Экспертные суждения, исходящие из цифровых показателей, не способны измерить это явление. Они не дают осмысленного объяснения, почему чье-то экономическое или социальное положение ухудшилось; они могут точно сказать, что никто не виноват. Когда Граунт в 1662 году применил математические методы к объяснению динамики смертей, он добился крупного научного прорыва в изучении смертности, но только за счет того, что вынес за скобки более осмысленное, более гуманное понимание боли и смерти, которое и позволяет пережить потерю. Всякий подход, который может учесть страдание, будь то религиозный, националистический или милитаристский, достигает цели, какой научная перспектива достичь не может. Экономисты могут сколько угодно утверждать, что свободный рынок есть путь к улучшению жизни для всех, но реалии капитализма порой создают впечатление скорее войны, чем мира.
Слепота фактов
Отчасти предназначение статистической экспертизы заключается в том, чтобы избавить государственное управление от моральных вопросов о справедливости, виновности и наказуемости и позволить правительству действовать исходя строго из фактов. Но это требует от политиков отвернуться от глубинных истин о человечности и от повседневных впечатлений взаимодействия с рыночной стихией. Все это отбрасывается как «эмоциональное». Чувство от потери работы ощущается скорее как осуждение или наказание, нежели как показатель недостаточной эффективности. Если чей-то доход откатывается до уровня нескольких прошедших лет, психологическим эффектом будет ощущение провала, даже наказания,
Культура потребления, эксплуатирующая образы абсолютно счастливых и здоровых индивидов, изначально призвана вызывать ощущения неправильности и самодискриминации. Воспоминания о процветающих городах, ныне заброшенных, реальны и болезненны, даже когда оплетены прочими эмоциями и более личными историями. Упадок добычи угля создает, пожалуй, особенно болезненное чувство утраты, отчетливо наблюдаемое в таких регионах, как Саксония, Аппалачи, Уэльс и Эльзас, коль скоро ресурсы конечны и невосстановимы. Статистическая наука об обществе, за которой надзирает узкий круг экспертов, никогда не справлялась с отстранением от этих моральных и эмоциональных реалий. Во времена, когда общенациональный прогресс имеет более широкий охват, политика лучше защищена от основных инстинктов, касающихся несправедливости, наказания, страха и безопасности. Технократическое правление – это хороший способ удерживать эти несознательные аспекты политической психологии вне поля зрения, но сами они никуда и никогда не исчезают.

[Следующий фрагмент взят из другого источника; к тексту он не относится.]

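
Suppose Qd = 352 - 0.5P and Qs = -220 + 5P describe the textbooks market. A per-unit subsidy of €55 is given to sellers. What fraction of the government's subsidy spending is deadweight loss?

Pre-subsidy: 352 - 0.5P = -220 + 5P gives P* = 104, Q* = 300.
With the subsidy, sellers receive Ps = Pb + 55 for each unit, where Pb is the price buyers pay.
Supply in terms of Pb becomes Qs = -220 + 5(Pb + 55) = 55 + 5Pb. Setting this equal to demand: 352 - 0.5Pb = 55 + 5Pb, so Pb = 54.
Sellers receive Ps = 54 + 55 = 109; Q' = 352 − 0.5·54 = 325.
ΔCS = ½(300 + 325)(104 − 54) = 15625; ΔPS = ½(300 + 325)(109 − 104) = 1562.5.
Government spending = 55 × 325 = 17875.
DWL = ½ × 55 × (325 − 300) = 687.5; fraction = 687.5 / 17875 = 1/26.

DWL / government spending = 1/26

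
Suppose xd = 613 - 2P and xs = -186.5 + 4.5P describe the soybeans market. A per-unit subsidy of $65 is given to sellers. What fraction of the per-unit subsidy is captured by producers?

Pre-subsidy: 613 - 2P = -186.5 + 4.5P gives P* = 123, x* = 367.
With the subsidy, sellers receive Ps = Pb + 65 for each unit, where Pb is the price buyers pay.
Supply in terms of Pb becomes xs = -186.5 + 4.5(Pb + 65) = 106 + 4.5Pb. Setting this equal to demand: 613 - 2Pb = 106 + 4.5Pb, so Pb = 78.
Sellers receive Ps = 78 + 65 = 143; x' = 613 − 2·78 = 457.
Buyers' price falls by P* − Pb = 123 − 78 = 45; sellers' price rises by Ps − P* = 143 − 123 = 20.
So producers capture 20/65 = 4/13 of each unit of subsidy.

Producer share = 4/13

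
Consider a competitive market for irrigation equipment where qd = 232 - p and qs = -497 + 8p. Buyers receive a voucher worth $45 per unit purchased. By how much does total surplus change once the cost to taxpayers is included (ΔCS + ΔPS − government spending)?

Net change in total surplus = -$900

Pre-subsidy: 232 - p = -497 + 8p gives p* = 81, q* = 151.
With the rebate, buyers effectively pay pb = ps − 45, where ps is the price sellers receive.
Demand in terms of ps becomes qd = 232 − 1(ps − 45) = 277 - ps. Setting this equal to supply: 277 - ps = -497 + 8ps, so ps = 86.
Buyers pay pb = 86 − 45 = 41; q' = -497 + 8·86 = 191.
ΔCS = ½(151 + 191)(81 − 41) = 6840; ΔPS = ½(151 + 191)(86 − 81) = 855.
Government spending = 45 × 191 = 8595.
Net change = 6840 + 855 − 8595 = -900. The loss equals the DWL triangle ½·45·40.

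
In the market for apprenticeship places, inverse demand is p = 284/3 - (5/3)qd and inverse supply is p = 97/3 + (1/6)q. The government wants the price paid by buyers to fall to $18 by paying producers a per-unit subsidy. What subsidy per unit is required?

At a buyer price of 18, quantity demanded is 56.8 − 0.6·18 = 46.
Sellers supply 46 only when they receive ps = 97/3 + (1/6)·46 = 40.
s = ps − pb = 40 − 18 = 22.

Required subsidy s = $22 per unit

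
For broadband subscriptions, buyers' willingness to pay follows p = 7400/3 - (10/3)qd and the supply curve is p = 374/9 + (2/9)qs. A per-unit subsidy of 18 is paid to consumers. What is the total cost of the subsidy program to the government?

Government cost = 12368.25

Pre-subsidy: 7400/3 - (10/3)q = 374/9 + (2/9)q gives q* = 682.0625 and p* = 193.125.
With the rebate, buyers effectively pay pb = ps − 18, where ps is the price sellers receive.
On the curves, pb = 7400/3 - (10/3)q and ps = 374/9 + (2/9)q; the wedge ps − pb = 18 gives 374/9 + (2/9)q − (7400/3 - (10/3)q) = 18, so q' = 687.125.
Then pb = 7400/3 − (10/3)·687.125 = 176.25 and ps = 374/9 + (2/9)·687.125 = 194.25.
Government outlay = subsidy × quantity = 18 × 687.125 = 12368.25.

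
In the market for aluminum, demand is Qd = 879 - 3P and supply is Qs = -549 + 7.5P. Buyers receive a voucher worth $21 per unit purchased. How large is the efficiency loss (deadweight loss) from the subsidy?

Deadweight loss = $472.5

Pre-subsidy: 879 - 3P = -549 + 7.5P gives P* = 136, Q* = 471.
With the rebate, buyers effectively pay Pb = Ps − 21, where Ps is the price sellers receive.
Demand in terms of Ps becomes Qd = 879 − 3(Ps − 21) = 942 - 3Ps. Setting this equal to supply: 942 - 3Ps = -549 + 7.5Ps, so Ps = 142.
Buyers pay Pb = 142 − 21 = 121; Q' = -549 + 7.5·142 = 516.
The subsidy expands output by 516 − 471 = 45 past the efficient level; on those units the gap between marginal cost and willingness to pay runs from 0 up to 21.
DWL = ½ × 21 × 45 = 472.5.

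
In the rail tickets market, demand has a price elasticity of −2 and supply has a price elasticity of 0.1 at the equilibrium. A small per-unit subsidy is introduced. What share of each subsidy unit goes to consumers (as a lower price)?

Consumer share = 1/21

For a small subsidy around the equilibrium, the benefit split depends on the relative slopes, which at a point are proportional to the elasticities.
Buyer share = εs/(εs + |εd|) = 0.1/(0.1 + 2) = 1/21; seller share = |εd|/(εs + |εd|) = 20/21.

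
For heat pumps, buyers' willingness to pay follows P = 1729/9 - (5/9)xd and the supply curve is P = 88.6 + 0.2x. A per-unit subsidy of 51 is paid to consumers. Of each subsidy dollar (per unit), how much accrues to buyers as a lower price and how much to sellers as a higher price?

Pre-subsidy: 1729/9 - (5/9)x = 88.6 + 0.2x gives x* = 137 and P* = 116.
With the rebate, buyers effectively pay Pb = Ps − 51, where Ps is the price sellers receive.
On the curves, Pb = 1729/9 - (5/9)x and Ps = 88.6 + 0.2x; the wedge Ps − Pb = 51 gives 88.6 + 0.2x − (1729/9 - (5/9)x) = 51, so x' = 204.5.
Then Pb = 1729/9 − (5/9)·204.5 = 78.5 and Ps = 88.6 + 0.2·204.5 = 129.5.
Buyers' price falls by P* − Pb = 116 − 78.5 = 37.5; sellers' price rises by Ps − P* = 129.5 − 116 = 13.5.

Buyers gain 37.5 per unit; sellers gain 13.5 per unit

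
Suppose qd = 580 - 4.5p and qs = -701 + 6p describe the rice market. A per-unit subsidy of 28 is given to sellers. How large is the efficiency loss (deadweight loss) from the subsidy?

Deadweight loss = 1008

Pre-subsidy: 580 - 4.5p = -701 + 6p gives p* = 122, q* = 31.
With the subsidy, sellers receive ps = pb + 28 for each unit, where pb is the price buyers pay.
Supply in terms of pb becomes qs = -701 + 6(pb + 28) = -533 + 6pb. Setting this equal to demand: 580 - 4.5pb = -533 + 6pb, so pb = 106.
Sellers receive ps = 106 + 28 = 134; q' = 580 − 4.5·106 = 103.
The subsidy expands output by 103 − 31 = 72 past the efficient level; on those units the gap between marginal cost and willingness to pay runs from 0 up to 28.
DWL = ½ × 28 × 72 = 1008.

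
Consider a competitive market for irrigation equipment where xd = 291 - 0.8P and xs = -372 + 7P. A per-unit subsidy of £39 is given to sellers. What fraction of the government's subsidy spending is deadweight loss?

Pre-subsidy: 291 - 0.8P = -372 + 7P gives P* = 85, x* = 223.
With the subsidy, sellers receive Ps = Pb + 39 for each unit, where Pb is the price buyers pay.
Supply in terms of Pb becomes xs = -372 + 7(Pb + 39) = -99 + 7Pb. Setting this equal to demand: 291 - 0.8Pb = -99 + 7Pb, so Pb = 50.
Sellers receive Ps = 50 + 39 = 89; x' = 291 − 0.8·50 = 251.
ΔCS = ½(223 + 251)(85 − 50) = 8295; ΔPS = ½(223 + 251)(89 − 85) = 948.
Government spending = 39 × 251 = 9789.
DWL = ½ × 39 × (251 − 223) = 546; fraction = 546 / 9789 = 14/251.

DWL / government spending = 14/251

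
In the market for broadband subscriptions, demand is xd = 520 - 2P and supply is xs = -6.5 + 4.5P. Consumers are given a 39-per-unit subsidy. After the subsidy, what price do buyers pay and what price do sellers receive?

Buyers pay 54; sellers receive 93

Pre-subsidy: 520 - 2P = -6.5 + 4.5P gives P* = 81, x* = 358.
With the rebate, buyers effectively pay Pb = Ps − 39, where Ps is the price sellers receive.
Demand in terms of Ps becomes xd = 520 − 2(Ps − 39) = 598 - 2Ps. Setting this equal to supply: 598 - 2Ps = -6.5 + 4.5Ps, so Ps = 93.
Buyers pay Pb = 93 − 39 = 54; x' = -6.5 + 4.5·93 = 412.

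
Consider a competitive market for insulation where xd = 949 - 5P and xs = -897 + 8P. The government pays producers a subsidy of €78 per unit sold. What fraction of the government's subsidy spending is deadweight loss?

Pre-subsidy: 949 - 5P = -897 + 8P gives P* = 142, x* = 239.
With the subsidy, sellers receive Ps = Pb + 78 for each unit, where Pb is the price buyers pay.
Supply in terms of Pb becomes xs = -897 + 8(Pb + 78) = -273 + 8Pb. Setting this equal to demand: 949 - 5Pb = -273 + 8Pb, so Pb = 94.
Sellers receive Ps = 94 + 78 = 172; x' = 949 − 5·94 = 479.
ΔCS = ½(239 + 479)(142 − 94) = 17232; ΔPS = ½(239 + 479)(172 − 142) = 10770.
Government spending = 78 × 479 = 37362.
DWL = ½ × 78 × (479 − 239) = 9360; fraction = 9360 / 37362 = 120/479.

DWL / government spending = 120/479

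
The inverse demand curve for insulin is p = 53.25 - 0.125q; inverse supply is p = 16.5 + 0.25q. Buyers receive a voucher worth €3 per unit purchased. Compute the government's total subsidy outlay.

Pre-subsidy: 53.25 - 0.125q = 16.5 + 0.25q gives q* = 98 and p* = 41.
With the rebate, buyers effectively pay pb = ps − 3, where ps is the price sellers receive.
On the curves, pb = 53.25 - 0.125q and ps = 16.5 + 0.25q; the wedge ps − pb = 3 gives 16.5 + 0.25q − (53.25 - 0.125q) = 3, so q' = 106.
Then pb = 53.25 − 0.125·106 = 40 and ps = 16.5 + 0.25·106 = 43.
Government outlay = subsidy × quantity = 3 × 106 = 318.

Government cost = €318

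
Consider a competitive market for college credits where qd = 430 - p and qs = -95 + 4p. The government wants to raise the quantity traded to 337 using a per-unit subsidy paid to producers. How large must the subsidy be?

Required subsidy s = 15 per unit

At q = 337, invert demand for the buyer price: pb = (430 − 337)/1 = 93; invert supply for the seller price: ps = (337 − (-95))/4 = 108.
The subsidy must fill the gap: s = ps − pb = 108 − 93 = 15.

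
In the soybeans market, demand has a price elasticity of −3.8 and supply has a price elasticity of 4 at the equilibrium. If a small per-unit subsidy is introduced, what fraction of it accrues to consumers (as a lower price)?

Consumer share = 20/39

For a small subsidy around the equilibrium, the benefit split depends on the relative slopes, which at a point are proportional to the elasticities.
Buyer share = εs/(εs + |εd|) = 4/(4 + 3.8) = 20/39; seller share = |εd|/(εs + |εd|) = 19/39.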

Эти обычно незримые варианты восприятия и понимания сегодня вновь всплыли на поверхность, отчасти выражаясь в возвышении популистских партий и лидеров, которые противостоят технократической политике и ее постоянной опоре на статистические свидетельства. Так происходит не потому, что людям неинтересна «истина» или не хватает образования. Есть все основания полагать, что высокообразованные жители Сан-Франциско, Парижа и Милана воспринимают свои собственные удачи и неудачи в примерно такой же морализирующей, а иногда и презрительной манере. Неспособность поддерживать убедительную, научную картину прогресса является отражением социальных и экономических условий, возникших в последние сорок лет, в той же степени, что и крушением авторитета экспертизы.